Now this is only one big network and a few small ones that suffered.
However, things could have been much worse for people in the rest of the
Netherlands, because even with all the rerouting going on almost all
traffic still flowed through Amsterdam. So any outage in Amsterdam that
takes down more than a single building would cripple the majority of Dutch
networks. Obviously, something like this doesn't happen all the time, but
luck has a tendency to run out from time to time. A plane crash (a 747
went down in an Amsterdam suburb 10 years ago) or a good sized flood (lots
of stuff is below sea level in NL) will do it.
...
I suspect the catch would be that in the event of major switching nodes being
taken out there would be considerable congestion on the transit links and most
likely on the private peering of the tier1's also.

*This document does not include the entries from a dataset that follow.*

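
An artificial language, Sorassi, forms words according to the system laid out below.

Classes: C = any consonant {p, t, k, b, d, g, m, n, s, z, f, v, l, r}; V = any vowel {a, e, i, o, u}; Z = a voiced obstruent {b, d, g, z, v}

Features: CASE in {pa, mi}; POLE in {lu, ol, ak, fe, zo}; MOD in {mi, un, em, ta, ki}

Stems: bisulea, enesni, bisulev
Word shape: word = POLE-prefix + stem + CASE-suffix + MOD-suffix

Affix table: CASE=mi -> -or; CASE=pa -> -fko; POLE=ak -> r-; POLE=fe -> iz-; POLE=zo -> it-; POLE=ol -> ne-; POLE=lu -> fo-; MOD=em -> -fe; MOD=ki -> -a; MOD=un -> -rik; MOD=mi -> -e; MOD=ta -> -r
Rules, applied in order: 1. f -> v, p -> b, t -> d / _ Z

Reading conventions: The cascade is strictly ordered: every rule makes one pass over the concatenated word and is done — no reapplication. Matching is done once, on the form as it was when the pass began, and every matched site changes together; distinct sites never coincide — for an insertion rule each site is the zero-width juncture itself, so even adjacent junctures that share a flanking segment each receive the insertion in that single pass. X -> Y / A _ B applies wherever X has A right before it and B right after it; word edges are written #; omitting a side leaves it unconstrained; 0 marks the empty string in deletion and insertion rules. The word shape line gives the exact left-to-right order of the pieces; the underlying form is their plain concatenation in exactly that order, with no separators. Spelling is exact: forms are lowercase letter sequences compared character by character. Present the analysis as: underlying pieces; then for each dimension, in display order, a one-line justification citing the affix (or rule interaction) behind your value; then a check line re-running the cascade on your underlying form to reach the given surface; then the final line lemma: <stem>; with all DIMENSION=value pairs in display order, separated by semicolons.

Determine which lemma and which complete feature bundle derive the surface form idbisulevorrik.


underlying: it-bisulev-or-rik
CASE=mi - signalled by the affix -or
POLE=zo - signalled by the affix it-
MOD=un - signalled by the affix -rik
check: itbisulevorrik -> idbisulevorrik
lemma: bisulev; CASE=mi; POLE=zo; MOD=un


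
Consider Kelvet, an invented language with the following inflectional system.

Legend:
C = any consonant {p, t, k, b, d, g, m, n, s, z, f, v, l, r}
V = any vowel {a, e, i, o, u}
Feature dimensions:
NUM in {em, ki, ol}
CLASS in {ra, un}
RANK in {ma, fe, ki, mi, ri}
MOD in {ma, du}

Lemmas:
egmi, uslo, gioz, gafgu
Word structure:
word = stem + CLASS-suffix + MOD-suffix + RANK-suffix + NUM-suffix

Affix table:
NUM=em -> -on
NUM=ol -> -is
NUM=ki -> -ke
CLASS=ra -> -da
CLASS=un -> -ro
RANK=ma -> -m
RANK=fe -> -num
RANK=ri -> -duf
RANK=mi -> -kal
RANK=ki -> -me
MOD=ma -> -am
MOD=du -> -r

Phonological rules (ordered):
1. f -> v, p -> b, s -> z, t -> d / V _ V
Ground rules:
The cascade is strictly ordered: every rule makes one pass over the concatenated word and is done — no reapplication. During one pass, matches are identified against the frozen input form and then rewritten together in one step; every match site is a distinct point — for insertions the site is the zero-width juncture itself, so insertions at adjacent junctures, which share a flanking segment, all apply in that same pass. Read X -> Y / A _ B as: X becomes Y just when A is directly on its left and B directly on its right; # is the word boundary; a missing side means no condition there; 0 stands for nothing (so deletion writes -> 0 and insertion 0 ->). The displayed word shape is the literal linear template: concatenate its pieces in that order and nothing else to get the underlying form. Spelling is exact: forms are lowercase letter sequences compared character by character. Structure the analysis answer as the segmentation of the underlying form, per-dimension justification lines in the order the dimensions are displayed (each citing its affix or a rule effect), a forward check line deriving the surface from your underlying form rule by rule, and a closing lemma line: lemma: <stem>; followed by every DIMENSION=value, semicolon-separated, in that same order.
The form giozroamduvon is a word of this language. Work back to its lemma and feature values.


underlying: gioz-ro-am-duf-on
NUM=em - signalled by the affix -on
CLASS=un - signalled by the affix -ro
RANK=ri - signalled by the affix -duf
MOD=ma - signalled by the affix -am
check: giozroamdufon -> giozroamduvon
lemma: gioz; NUM=em; CLASS=un; RANK=ri; MOD=ma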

I'm more worried about long distance fiber running through rural areas.
Much more bang for your backhoe renting buck.
...
...
not sure I'd call it a "poor job"  for not planning all possible
failure modes, or for not having links in place for them.
...
Well the trouble is in the real world we cant have the budgets we'd like to
implement our plans and end up compromising.. theres the catch.
I don't think it's just a matter of money. In 1999, I helped roll out a
completely new network. EVERYTHING in it, except the ports customers
connect to, had a backup. Management originally wanted to connect every
location to at least three others. (We got this requirement dropped
because it essentially means you're buying a third circuit that doesn't do
anything useful until the two others are down; traffic engineering to for
both regular operation and the different failure modes is too complex.)
Still, I couldn't convince them to move the second transit connection to
another city where both our network and the transit network were also
present in the same building.
A year or so after I left I was in the building where that entire network
connects to its transit network over two independent routers at both ends
and the power went down and they couldn't get the generators online...
Eventually the utility power came back online before the batteries were
empty. All of this is on the ground floor in a place that's below sea
level only a block or so from a river.